# Best Place To Get Prints?



## JacobGriz (Dec 13, 2010)

I recently ordered a 16x20 from snapfish, and it was way off in colors.  From what I hear, that is not unusual.  For snapfish edits the colors of your photos after you send them to them, and they don't have color profiles for you to download.  I did some searching on google for a good online photo lab to order prints from, and found a site highly recommended by almost everyone on this forum.  However, it was in the UK and didn't ship to the US.  They had a profile for lightroom so you could see what your image would look like when printed.  Is there any good (and cheap) online photo lab in the US (or that ships here) that gives color profiles and doesn't edit your art? thanks.


----------



## davebmck (Dec 13, 2010)

Check out WHCC.com.  They have color profiles and do not tamper with your images.  In fact, before you can place an order with them they have you send in 5 images that they print for free and send back to you to for review.


----------



## JacobGriz (Dec 13, 2010)

thank you. i see that they actually have you embed your profile so that they check which profile you have for printing


----------



## Sbuxo (Dec 13, 2010)

If you have a Costco near you, they're really good at printing at least here in the Miami area but I'm pretty sure they would everywhere else too.


----------



## ironsidephoto (Dec 14, 2010)

WHCC


----------



## eric-holmes (Dec 14, 2010)

I use both millers and mpixpro.


----------



## Studio7Four (Dec 14, 2010)

I use Adorama.com and have been very happy with them.


----------



## Big Mike (Dec 14, 2010)

> I recently ordered a 16x20 from snapfish, and it was way off in colors. From what I hear, that is not unusual. For snapfish edits the colors of your photos after you send them to them, and they don't have color profiles for you to download. I did some searching on google for a good online photo lab to order prints from, and found a site highly recommended by almost everyone on this forum. However, it was in the UK and didn't ship to the US. They had a profile for lightroom so you could see what your image would look like when printed. Is there any good (and cheap) online photo lab in the US (or that ships here) that gives color profiles and doesn't edit your art? thanks.

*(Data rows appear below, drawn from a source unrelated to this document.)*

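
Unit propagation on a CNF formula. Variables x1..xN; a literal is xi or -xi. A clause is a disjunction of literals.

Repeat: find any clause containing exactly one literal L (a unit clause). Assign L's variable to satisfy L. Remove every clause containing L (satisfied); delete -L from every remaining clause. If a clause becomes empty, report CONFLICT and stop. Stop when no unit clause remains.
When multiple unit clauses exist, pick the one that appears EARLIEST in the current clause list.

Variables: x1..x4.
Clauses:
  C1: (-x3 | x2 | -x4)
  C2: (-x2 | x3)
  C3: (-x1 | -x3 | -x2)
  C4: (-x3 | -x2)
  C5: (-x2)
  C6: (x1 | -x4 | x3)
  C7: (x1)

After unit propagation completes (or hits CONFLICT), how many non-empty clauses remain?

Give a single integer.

unit clause [-2] forces x2=F; simplify:
  drop 2 from [-3, 2, -4] -> [-3, -4]
  satisfied 4 clause(s); 3 remain; assigned so far: [2]
unit clause [1] forces x1=T; simplify:
  satisfied 2 clause(s); 1 remain; assigned so far: [1, 2]

Answer: 1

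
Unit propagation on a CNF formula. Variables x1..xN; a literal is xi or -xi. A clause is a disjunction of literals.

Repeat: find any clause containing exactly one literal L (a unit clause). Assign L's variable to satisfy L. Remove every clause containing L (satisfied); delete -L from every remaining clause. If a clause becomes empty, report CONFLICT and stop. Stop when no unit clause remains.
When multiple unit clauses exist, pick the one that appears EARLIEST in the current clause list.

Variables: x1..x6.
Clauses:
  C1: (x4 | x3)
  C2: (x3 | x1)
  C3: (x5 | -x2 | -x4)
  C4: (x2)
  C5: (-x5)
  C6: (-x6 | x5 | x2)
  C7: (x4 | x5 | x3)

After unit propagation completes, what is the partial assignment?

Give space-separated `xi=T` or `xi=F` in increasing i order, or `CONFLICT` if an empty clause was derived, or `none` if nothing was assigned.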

Firstly, are you working on a calibrated screen/system?  If your screen isn't properly calibrated, you really can't know if the problem is on your end or the lab etc.  

A lot of people use and recommend MPIX.com, check them out.


----------



## KmH (Dec 14, 2010)

As Mike points out, if you don't have a color-managed workflow for preparing your images for printing, it's a crap shoot, because your end of the deal is not controlled.

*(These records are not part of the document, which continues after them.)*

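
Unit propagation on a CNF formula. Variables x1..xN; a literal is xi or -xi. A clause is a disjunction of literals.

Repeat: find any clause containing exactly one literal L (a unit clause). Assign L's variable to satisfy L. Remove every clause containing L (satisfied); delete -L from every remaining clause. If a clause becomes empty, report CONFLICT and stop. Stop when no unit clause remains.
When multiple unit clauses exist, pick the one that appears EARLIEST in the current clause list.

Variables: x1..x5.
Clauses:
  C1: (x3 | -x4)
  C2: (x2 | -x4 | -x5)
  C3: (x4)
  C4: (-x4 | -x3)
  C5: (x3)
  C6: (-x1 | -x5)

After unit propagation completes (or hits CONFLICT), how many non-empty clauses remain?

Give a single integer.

unit clause [4] forces x4=T; simplify:
  drop -4 from [3, -4] -> [3]
  drop -4 from [2, -4, -5] -> [2, -5]
  drop -4 from [-4, -3] -> [-3]
  satisfied 1 clause(s); 5 remain; assigned so far: [4]
unit clause [3] forces x3=T; simplify:
  drop -3 from [-3] -> [] (empty!)
  satisfied 2 clause(s); 3 remain; assigned so far: [3, 4]
CONFLICT (empty clause)

Answer: 2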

Many people getting prints made don't realize there are 2 very different processes by which photographic prints are made:

chromogenic prints
inkjet prints


----------



## JacobGriz (Dec 16, 2010)

yea i don't have the money to get a hardware calibration device, so I'll just use the 5 test prints at whcc


----------



## flightless_beaker (Dec 16, 2010)

KmH said:


> As Mike points out, if you don't have a color-managed workflow for preparing your images for printing, it's a crap shoot, because your end of the deal is not controlled.
> 
> Many people getting prints made don't realize there are 2 very different processes by which photographic prints are made:
> 
> ...



One thing I will not do when printing is using inkjet printers. I use them when I'm editing sometimes when making prints to kind of gauge on paper form if there is something else i need to fix in editing. Sometimes I see something when its printed that I didn't catch on the computer. I take the colors worth a grain of salt because they have always been off with my printer. I have never been satisfied with an inkjet. I always go to a lab to get any final prints made and I found one around me after much shopping around to find one that I am totally satisfied with. And honestly prints are cheap. For .29 cents for a 4x6 just check out a few places, compare because you will always see some differences when they are side by side. Just gotta find the place that works for you.


----------